This invention relates to the control of stepper motors in general and more particularly to an improved control arrangement for such motors utilizing a digital frequency smoother.
Stepper motors or stepping motors are being used with increasing frequency as the drive elements of movable machine parts such as in machine tool controls and in office machines. However, groups of control pulses for the stepping motors are often furnished thereto by control systems at an erratic or irregular intervals. Since stepping motors can handle pulse jumps only within given limits, it therefore becomes necessary to smooth these frequency jumps. This problem can be solved, without using analog elements through the use of what is known as digital frequency smoothing. Such digital frequency smoothing is disclosed in a paper entitled "Digital Solutions of Control Problems in Numerical Path Controls", by Gose, published in "Regelungstechnische Praxis und Prozess-Rechentechnik" 1973, No. 7, pages 167 ff, in Sections 4 and 5, pages 169-170.
When a series of m pulses at constant frequency f.sub.E is supplied to the input of the digital frequency smoother, there will be provided at the output of the frequency smoother a series of m pulses but with a variation in frequency. Starting with an initial value the output frequency increases according to an exponential function until it reaches, with a sufficiently large number of pulses, the value of the input frequency and then again decreases exponentially once the input pulses are terminated. It will be recognized that for a small number of input pulses equilibrium is not reached. However, the exponential raising and falling of the output frequency still remains.

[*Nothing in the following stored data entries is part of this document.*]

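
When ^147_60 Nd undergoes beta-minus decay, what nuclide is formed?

Beta-minus decay: mass number changes by +0, atomic number by +1.
A: 147 = 147; Z: 60 + 1 = 61.
Z = 61 is promethium, so the daughter is ^147_61 Pm.

Pm-147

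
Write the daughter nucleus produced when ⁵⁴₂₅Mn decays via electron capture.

Electron capture: mass number changes by +0, atomic number by -1.
A: 54 = 54; Z: 25 − 1 = 24.
Z = 24 is chromium, so the daughter is ⁵⁴₂₄Cr.

Cr-54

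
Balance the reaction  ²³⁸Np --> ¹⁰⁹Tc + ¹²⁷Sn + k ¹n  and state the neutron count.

2

Conserve mass number: 238 = 109 + 127 + k, so k = 238 − 236 = 2.
Check atomic number: 93 = 43 + 50 + 0 = 93. ✓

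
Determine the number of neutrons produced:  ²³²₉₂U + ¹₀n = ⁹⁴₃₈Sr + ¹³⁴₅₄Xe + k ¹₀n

5

Conserve mass number: 233 = 94 + 134 + k, so k = 233 − 228 = 5.
Check atomic number: 92 = 38 + 54 + 0 = 92. ✓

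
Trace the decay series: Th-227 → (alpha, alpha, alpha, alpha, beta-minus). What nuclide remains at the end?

Bi-211

Start: (A, Z) = (227, 90).
After α: (223, 88).
After α: (219, 86).
After α: (215, 84).
After α: (211, 82).
After β⁻: (211, 83).
Z = 83 is bismuth.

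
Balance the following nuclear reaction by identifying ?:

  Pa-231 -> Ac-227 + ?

Conserve mass number: 231 = 227 + A, so A = 4.
Conserve atomic number: 91 = 89 + Z, so Z = 2.
A = 4 and Z = 2 is He-4 — an alpha particle.

alpha particle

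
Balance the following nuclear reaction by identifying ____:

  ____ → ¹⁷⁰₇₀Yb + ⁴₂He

Conserve mass number: A = 170 + 4, so A = 174.
Conserve atomic number: Z = 70 + 2, so Z = 72.
Z = 72 is hafnium, so the species is ¹⁷⁴₇₂Hf.

Hf-174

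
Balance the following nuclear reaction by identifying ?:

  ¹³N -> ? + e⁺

C-13

Conserve mass number: 13 = A + 0, so A = 13.
Conserve atomic number: 7 = Z + 1, so Z = 6.
Z = 6 is carbon, so the species is ¹³C.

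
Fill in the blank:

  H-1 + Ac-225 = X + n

Conserve mass number: 1 + 225 = A + 1, so A = 225.
Conserve atomic number: 1 + 89 = Z + 0, so Z = 90.
Z = 90 is thorium, so the species is Th-225.

Th-225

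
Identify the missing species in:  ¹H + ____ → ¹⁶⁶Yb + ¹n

Tm-166

Conserve mass number: 1 + A = 166 + 1, so A = 166.
Conserve atomic number: 1 + Z = 70 + 0, so Z = 69.
Z = 69 is thulium, so the species is ¹⁶⁶Tm.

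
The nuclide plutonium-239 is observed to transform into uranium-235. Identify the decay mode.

ΔA = 235 − 239 = -4; ΔZ = 92 − 94 = -2.
A drops by 4 and Z drops by 2 — the signature of alpha emission.

alpha decay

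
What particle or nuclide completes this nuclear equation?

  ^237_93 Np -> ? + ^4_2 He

Conserve mass number: 237 = A + 4, so A = 233.
Conserve atomic number: 93 = Z + 2, so Z = 91.
Z = 91 is protactinium, so the species is ^233_91 Pa.

Pa-233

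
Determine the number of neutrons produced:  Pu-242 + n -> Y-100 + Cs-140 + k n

Conserve mass number: 243 = 100 + 140 + k, so k = 243 − 240 = 3.
Check atomic number: 94 = 39 + 55 + 0 = 94. ✓

3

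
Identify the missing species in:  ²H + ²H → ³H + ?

proton

Conserve mass number: 2 + 2 = 3 + A, so A = 1.
Conserve atomic number: 1 + 1 = 1 + Z, so Z = 1.
A = 1 and Z = 1 is ¹H — a proton.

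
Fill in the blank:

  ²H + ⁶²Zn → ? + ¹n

Ga-63

Conserve mass number: 2 + 62 = A + 1, so A = 63.
Conserve atomic number: 1 + 30 = Z + 0, so Z = 31.
Z = 31 is gallium, so the species is ⁶³Ga.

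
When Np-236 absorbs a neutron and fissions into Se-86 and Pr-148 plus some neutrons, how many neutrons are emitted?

3

Conserve mass number: 237 = 86 + 148 + k, so k = 237 − 234 = 3.
Check atomic number: 93 = 34 + 59 + 0 = 93. ✓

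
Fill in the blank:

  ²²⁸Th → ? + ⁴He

Ra-224

Conserve mass number: 228 = A + 4, so A = 224.
Conserve atomic number: 90 = Z + 2, so Z = 88.
Z = 88 is radium, so the species is ²²⁴Ra.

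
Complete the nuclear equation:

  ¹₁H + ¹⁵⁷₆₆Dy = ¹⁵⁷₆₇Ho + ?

neutron

Conserve mass number: 1 + 157 = 157 + A, so A = 1.
Conserve atomic number: 1 + 66 = 67 + Z, so Z = 0.
A = 1 and Z = 0 is ¹₀n — a neutron.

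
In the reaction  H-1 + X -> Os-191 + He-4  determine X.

Conserve mass number: 1 + A = 191 + 4, so A = 194.
Conserve atomic number: 1 + Z = 76 + 2, so Z = 77.
Z = 77 is iridium, so the species is Ir-194.

Ir-194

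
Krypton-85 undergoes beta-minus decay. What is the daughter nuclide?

Rb-85

Beta-minus decay: mass number changes by +0, atomic number by +1.
A: 85 = 85; Z: 36 + 1 = 37.
Z = 37 is rubidium, so the daughter is rubidium-85.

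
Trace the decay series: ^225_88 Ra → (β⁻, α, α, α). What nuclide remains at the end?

Start: (A, Z) = (225, 88).
After β⁻: (225, 89).
After α: (221, 87).
After α: (217, 85).
After α: (213, 83).
Z = 83 is bismuth.

Bi-213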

A property of such frequency smoothing is that the output pulses are considerably delayed in relation to the input pulses. Even the first output pulse lags behind the first input pulse. Furthermore, due to the exponential decay of the frequency there is an extremely long time delay between the next to the last and the last output pulse in proportion to the total time sequence of the pulse series.
In very many applications, e.g. in machine tool controls, these two properties do not play an important role. That is to say the delays can be easily tolerated. However, in cases where, in addition to a requirement for frequency smoothing and pulse preservation, the drive unit equipped with the stepping motor must meet special requirements as to the time to reach an exact positioning, such a control is inadequate. An example of this type of apparatus is an electric typewriter in which the stepping motor is used for positioning the carriage carrying the typing head, or the typing head itself. In order to be able to reach a desired typing frequency of, for example 20 Hz (50 ms per character) the carriage or head movement must be executed in 30 ms.
It would be possible to condense the time sequence of the output pulses being provided from the digital smoothing apparatus by increasing its computing frequency. However, such an increase would also result in the time constant of the frequency increase being shortened and the starting frequency of motor increased. However, since the stepping motor can be operated only at a limited start and/or stop frequency, the motor cannot follow the pulse pattern that is required in typewriter technology and conventional digital frequency smoothing cannot be readily used to fulfill all requirements.
In view of these problems the need for an improved system which offers the advantages of digital frequency smoothing but eliminates the disadvantages of delays and a long settling time becomes evident.